Natural weathering of the exposed softer sandstone layers under the harder basalt created caves in the Drakensberg where Bushmen lived. Many of the paintings were drawn onto the relatively softer sandstone substrata and have deteriorated considerably over the years.

The top three Drakensberg destinations to see Bushman rock painting are: Game Pass Shelter in the Kamberg, Main Cave at Giant's Castle and Battle Cave at Injasuti. KZN Wildlife operates guided tours from all three of these locations daily.

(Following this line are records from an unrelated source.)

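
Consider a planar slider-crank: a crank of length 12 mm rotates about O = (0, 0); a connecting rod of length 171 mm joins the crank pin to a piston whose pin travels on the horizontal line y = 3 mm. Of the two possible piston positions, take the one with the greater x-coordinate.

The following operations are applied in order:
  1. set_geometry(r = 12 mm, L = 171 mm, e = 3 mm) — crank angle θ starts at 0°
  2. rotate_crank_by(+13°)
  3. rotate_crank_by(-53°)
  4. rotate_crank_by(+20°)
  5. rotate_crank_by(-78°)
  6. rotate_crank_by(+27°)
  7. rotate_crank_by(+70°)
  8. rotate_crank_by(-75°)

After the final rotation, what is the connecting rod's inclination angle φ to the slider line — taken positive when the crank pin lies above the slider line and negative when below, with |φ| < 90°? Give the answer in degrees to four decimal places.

-4.9125

set_geometry: r = 12 mm, L = 171 mm, e = 3 mm; θ ← 0°
rotate_crank_by(+13°): θ ← 0° +13° = 13°
rotate_crank_by(-53°): θ ← 13° -53° = -40°
rotate_crank_by(+20°): θ ← -40° +20° = -20°
rotate_crank_by(-78°): θ ← -20° -78° = -98°
rotate_crank_by(+27°): θ ← -98° +27° = -71°
rotate_crank_by(+70°): θ ← -71° +70° = -1°
rotate_crank_by(-75°): θ ← -1° -75° = -76°
crank pin P = (r cos θ, r sin θ) = (2.903063, -11.643549)
h = r sin θ − e = -11.643549 − 3 = -14.643549
sin φ = h / L = -14.643549 / 171 = -0.08563479
φ = arcsin(-0.08563479) = -4.912529°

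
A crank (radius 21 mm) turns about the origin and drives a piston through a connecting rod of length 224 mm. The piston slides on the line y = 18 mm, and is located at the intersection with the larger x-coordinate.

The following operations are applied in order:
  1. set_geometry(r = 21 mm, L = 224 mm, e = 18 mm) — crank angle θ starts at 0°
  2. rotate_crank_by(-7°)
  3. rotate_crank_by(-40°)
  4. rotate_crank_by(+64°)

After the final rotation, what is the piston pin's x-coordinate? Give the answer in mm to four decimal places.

set_geometry: r = 21 mm, L = 224 mm, e = 18 mm; θ ← 0°
rotate_crank_by(-7°): θ ← 0° -7° = -7°
rotate_crank_by(-40°): θ ← -7° -40° = -47°
rotate_crank_by(+64°): θ ← -47° +64° = 17°
crank pin P = (r cos θ, r sin θ) = (20.082400, 6.139806)
h = r sin θ − e = 6.139806 − 18 = -11.860194
x = r cos θ + √(L² − h²) = 20.082400 + √(50176.0 − 140.6642) = 20.082400 + 223.685797 = 243.768197

243.7682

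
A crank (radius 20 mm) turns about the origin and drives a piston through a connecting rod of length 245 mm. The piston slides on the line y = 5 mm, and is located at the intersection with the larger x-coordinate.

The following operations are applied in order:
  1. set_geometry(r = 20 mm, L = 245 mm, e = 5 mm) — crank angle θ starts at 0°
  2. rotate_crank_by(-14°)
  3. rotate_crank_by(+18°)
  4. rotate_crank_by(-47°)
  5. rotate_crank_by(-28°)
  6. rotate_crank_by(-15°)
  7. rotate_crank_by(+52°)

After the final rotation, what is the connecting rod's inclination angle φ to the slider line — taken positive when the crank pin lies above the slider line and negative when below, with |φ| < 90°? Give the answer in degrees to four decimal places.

-3.7875

set_geometry: r = 20 mm, L = 245 mm, e = 5 mm; θ ← 0°
rotate_crank_by(-14°): θ ← 0° -14° = -14°
rotate_crank_by(+18°): θ ← -14° +18° = 4°
rotate_crank_by(-47°): θ ← 4° -47° = -43°
rotate_crank_by(-28°): θ ← -43° -28° = -71°
rotate_crank_by(-15°): θ ← -71° -15° = -86°
rotate_crank_by(+52°): θ ← -86° +52° = -34°
crank pin P = (r cos θ, r sin θ) = (16.580751, -11.183858)
h = r sin θ − e = -11.183858 − 5 = -16.183858
sin φ = h / L = -16.183858 / 245 = -0.06605656
φ = arcsin(-0.06605656) = -3.787520°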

There are literally thousands of other places in the Drakensberg where you can view Bushman paintings. But if you're looking for destinations other than the "big three" mentioned above, then you're going to have to get your hiking boots on. Recent legislation has recognized this amazing outdoor art gallery, and that each painting is an irreplaceable treasure. As such they are protected and you need to be accompanied by a bushman rock art guide.

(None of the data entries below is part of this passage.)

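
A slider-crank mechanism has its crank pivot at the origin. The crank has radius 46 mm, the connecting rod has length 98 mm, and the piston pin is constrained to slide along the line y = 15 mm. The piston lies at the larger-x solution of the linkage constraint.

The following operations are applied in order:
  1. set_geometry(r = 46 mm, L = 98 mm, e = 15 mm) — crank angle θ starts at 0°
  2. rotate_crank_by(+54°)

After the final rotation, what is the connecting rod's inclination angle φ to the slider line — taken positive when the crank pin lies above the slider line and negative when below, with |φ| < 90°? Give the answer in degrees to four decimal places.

set_geometry: r = 46 mm, L = 98 mm, e = 15 mm; θ ← 0°
rotate_crank_by(+54°): θ ← 0° +54° = 54°
crank pin P = (r cos θ, r sin θ) = (27.038122, 37.214782)
h = r sin θ − e = 37.214782 − 15 = 22.214782
sin φ = h / L = 22.214782 / 98 = 0.22668145
φ = arcsin(0.22668145) = 13.101773°

13.1018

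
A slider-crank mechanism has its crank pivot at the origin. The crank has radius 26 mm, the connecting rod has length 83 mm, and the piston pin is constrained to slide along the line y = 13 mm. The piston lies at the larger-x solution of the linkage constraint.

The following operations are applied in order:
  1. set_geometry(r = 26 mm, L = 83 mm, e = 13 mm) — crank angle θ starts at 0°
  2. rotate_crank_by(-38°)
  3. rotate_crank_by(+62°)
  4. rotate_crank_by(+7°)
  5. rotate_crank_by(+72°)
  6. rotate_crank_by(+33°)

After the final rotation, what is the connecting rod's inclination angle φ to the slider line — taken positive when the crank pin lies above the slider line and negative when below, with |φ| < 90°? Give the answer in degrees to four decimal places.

3.4959

set_geometry: r = 26 mm, L = 83 mm, e = 13 mm; θ ← 0°
rotate_crank_by(-38°): θ ← 0° -38° = -38°
rotate_crank_by(+62°): θ ← -38° +62° = 24°
rotate_crank_by(+7°): θ ← 24° +7° = 31°
rotate_crank_by(+72°): θ ← 31° +72° = 103°
rotate_crank_by(+33°): θ ← 103° +33° = 136°
crank pin P = (r cos θ, r sin θ) = (-18.702835, 18.061118)
h = r sin θ − e = 18.061118 − 13 = 5.061118
sin φ = h / L = 5.061118 / 83 = 0.06097732
φ = arcsin(0.06097732) = 3.495912°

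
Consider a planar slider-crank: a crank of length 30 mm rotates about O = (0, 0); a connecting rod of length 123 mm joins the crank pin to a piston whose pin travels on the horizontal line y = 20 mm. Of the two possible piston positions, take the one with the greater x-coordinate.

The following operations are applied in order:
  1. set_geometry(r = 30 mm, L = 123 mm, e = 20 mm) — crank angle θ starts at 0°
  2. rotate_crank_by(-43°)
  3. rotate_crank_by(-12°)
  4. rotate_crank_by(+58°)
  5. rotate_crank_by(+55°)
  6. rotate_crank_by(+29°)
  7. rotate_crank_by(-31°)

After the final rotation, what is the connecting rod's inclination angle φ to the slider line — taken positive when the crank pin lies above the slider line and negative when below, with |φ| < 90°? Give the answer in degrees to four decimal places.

set_geometry: r = 30 mm, L = 123 mm, e = 20 mm; θ ← 0°
rotate_crank_by(-43°): θ ← 0° -43° = -43°
rotate_crank_by(-12°): θ ← -43° -12° = -55°
rotate_crank_by(+58°): θ ← -55° +58° = 3°
rotate_crank_by(+55°): θ ← 3° +55° = 58°
rotate_crank_by(+29°): θ ← 58° +29° = 87°
rotate_crank_by(-31°): θ ← 87° -31° = 56°
crank pin P = (r cos θ, r sin θ) = (16.775787, 24.871127)
h = r sin θ − e = 24.871127 − 20 = 4.871127
sin φ = h / L = 4.871127 / 123 = 0.03960266
φ = arcsin(0.03960266) = 2.269659°

2.2697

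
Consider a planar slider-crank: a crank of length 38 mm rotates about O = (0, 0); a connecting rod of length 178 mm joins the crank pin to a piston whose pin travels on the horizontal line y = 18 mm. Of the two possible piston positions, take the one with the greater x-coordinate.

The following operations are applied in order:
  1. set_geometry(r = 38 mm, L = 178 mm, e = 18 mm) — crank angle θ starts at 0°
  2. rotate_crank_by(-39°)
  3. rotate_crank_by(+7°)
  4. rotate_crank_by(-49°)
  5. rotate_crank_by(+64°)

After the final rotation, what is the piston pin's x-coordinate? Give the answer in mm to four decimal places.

211.9431

set_geometry: r = 38 mm, L = 178 mm, e = 18 mm; θ ← 0°
rotate_crank_by(-39°): θ ← 0° -39° = -39°
rotate_crank_by(+7°): θ ← -39° +7° = -32°
rotate_crank_by(-49°): θ ← -32° -49° = -81°
rotate_crank_by(+64°): θ ← -81° +64° = -17°
crank pin P = (r cos θ, r sin θ) = (36.339581, -11.110125)
h = r sin θ − e = -11.110125 − 18 = -29.110125
x = r cos θ + √(L² − h²) = 36.339581 + √(31684.0 − 847.3994) = 36.339581 + 175.603533 = 211.943113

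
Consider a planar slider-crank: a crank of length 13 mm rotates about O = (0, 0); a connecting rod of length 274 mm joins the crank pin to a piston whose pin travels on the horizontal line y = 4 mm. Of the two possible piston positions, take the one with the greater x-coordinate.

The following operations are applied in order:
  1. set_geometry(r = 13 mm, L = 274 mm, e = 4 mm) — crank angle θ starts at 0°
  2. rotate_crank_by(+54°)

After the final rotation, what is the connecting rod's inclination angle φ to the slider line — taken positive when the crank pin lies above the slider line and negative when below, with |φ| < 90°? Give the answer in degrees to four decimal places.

1.3629

set_geometry: r = 13 mm, L = 274 mm, e = 4 mm; θ ← 0°
rotate_crank_by(+54°): θ ← 0° +54° = 54°
crank pin P = (r cos θ, r sin θ) = (7.641208, 10.517221)
h = r sin θ − e = 10.517221 − 4 = 6.517221
sin φ = h / L = 6.517221 / 274 = 0.02378548
φ = arcsin(0.02378548) = 1.362936°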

Top Bushman Rock art sites in the Drakensberg

  1. Game Pass Shelter, Kamberg This site inspired a lot of the ground-breaking work done by South African academics (Lewis-Williams & Dowson) in unlocking the mysteries or "decoding the past". There's a multimedia centre at the bottom where they show you a 20-minute video based on their work. Very useful. It makes the paintings, when you get up to Game Pass Shelter, that much more accessible. It's about a 3-hour round trip up to Game Pass Shelter and back down to the bottom. The scenery is stunning. The path follows a river and has you criss-crossing behind waterfalls. The last bit is very steep though and unless you're one of these triathlon types, you're going to be panting when you get to the top. But it's worth it. The rock art friezes are fabulous. They're big and colourful. And they'll stab anybody in the eye.

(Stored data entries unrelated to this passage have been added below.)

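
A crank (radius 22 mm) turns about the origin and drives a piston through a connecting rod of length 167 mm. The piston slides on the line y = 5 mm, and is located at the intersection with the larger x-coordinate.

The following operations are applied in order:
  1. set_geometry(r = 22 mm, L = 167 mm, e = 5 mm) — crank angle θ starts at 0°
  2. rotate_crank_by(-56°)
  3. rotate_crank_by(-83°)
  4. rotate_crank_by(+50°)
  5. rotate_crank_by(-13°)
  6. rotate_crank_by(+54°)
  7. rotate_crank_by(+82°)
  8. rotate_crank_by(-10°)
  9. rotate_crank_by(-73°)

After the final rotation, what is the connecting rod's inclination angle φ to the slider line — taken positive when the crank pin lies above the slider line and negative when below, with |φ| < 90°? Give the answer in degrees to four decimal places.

-7.4328

set_geometry: r = 22 mm, L = 167 mm, e = 5 mm; θ ← 0°
rotate_crank_by(-56°): θ ← 0° -56° = -56°
rotate_crank_by(-83°): θ ← -56° -83° = -139°
rotate_crank_by(+50°): θ ← -139° +50° = -89°
rotate_crank_by(-13°): θ ← -89° -13° = -102°
rotate_crank_by(+54°): θ ← -102° +54° = -48°
rotate_crank_by(+82°): θ ← -48° +82° = 34°
rotate_crank_by(-10°): θ ← 34° -10° = 24°
rotate_crank_by(-73°): θ ← 24° -73° = -49°
crank pin P = (r cos θ, r sin θ) = (14.433299, -16.603611)
h = r sin θ − e = -16.603611 − 5 = -21.603611
sin φ = h / L = -21.603611 / 167 = -0.12936294
φ = arcsin(-0.12936294) = -7.432781°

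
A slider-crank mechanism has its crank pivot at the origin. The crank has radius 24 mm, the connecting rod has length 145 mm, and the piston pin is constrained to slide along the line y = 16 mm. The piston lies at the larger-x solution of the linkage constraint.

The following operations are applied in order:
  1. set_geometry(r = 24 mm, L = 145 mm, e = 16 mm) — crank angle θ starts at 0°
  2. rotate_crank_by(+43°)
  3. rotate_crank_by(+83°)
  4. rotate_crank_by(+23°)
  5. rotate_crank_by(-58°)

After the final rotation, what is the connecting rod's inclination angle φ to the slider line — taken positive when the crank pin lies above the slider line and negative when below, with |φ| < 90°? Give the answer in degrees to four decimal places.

set_geometry: r = 24 mm, L = 145 mm, e = 16 mm; θ ← 0°
rotate_crank_by(+43°): θ ← 0° +43° = 43°
rotate_crank_by(+83°): θ ← 43° +83° = 126°
rotate_crank_by(+23°): θ ← 126° +23° = 149°
rotate_crank_by(-58°): θ ← 149° -58° = 91°
crank pin P = (r cos θ, r sin θ) = (-0.418858, 23.996345)
h = r sin θ − e = 23.996345 − 16 = 7.996345
sin φ = h / L = 7.996345 / 145 = 0.05514720
φ = arcsin(0.05514720) = 3.161306°

3.1613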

  2. Main Caves, Giant's Castle Now anthropologists and the like may argue that this is the most important site in the Drakensberg. Yes, there are six or seven hundred paintings in the caves - an extraordinary density. But they're small, monochromatic and intensely symbolic. The uninitiated are usually unimpressed. They do have a display (using Madame Tussaud-type models) which shows what a Bushman cave would have looked like. That's quite interesting. Tours leave every hour on the hour. It's a fourty-minute walk from the Giant's Castle rest camp to the caves. Nice walk but nowhere near as demanding as the one up to Game Pass Shelter.
  3. Battle Cave, Injasuti This one's interesting because the paintings are stylistically different. Tours need to be booked in advance and leave at 8 a.m. And it's a five to seven hour hike up to Battle Cave and back. And that doesn't leave you much time for looking around the cave and studying the bushman rock art paintings.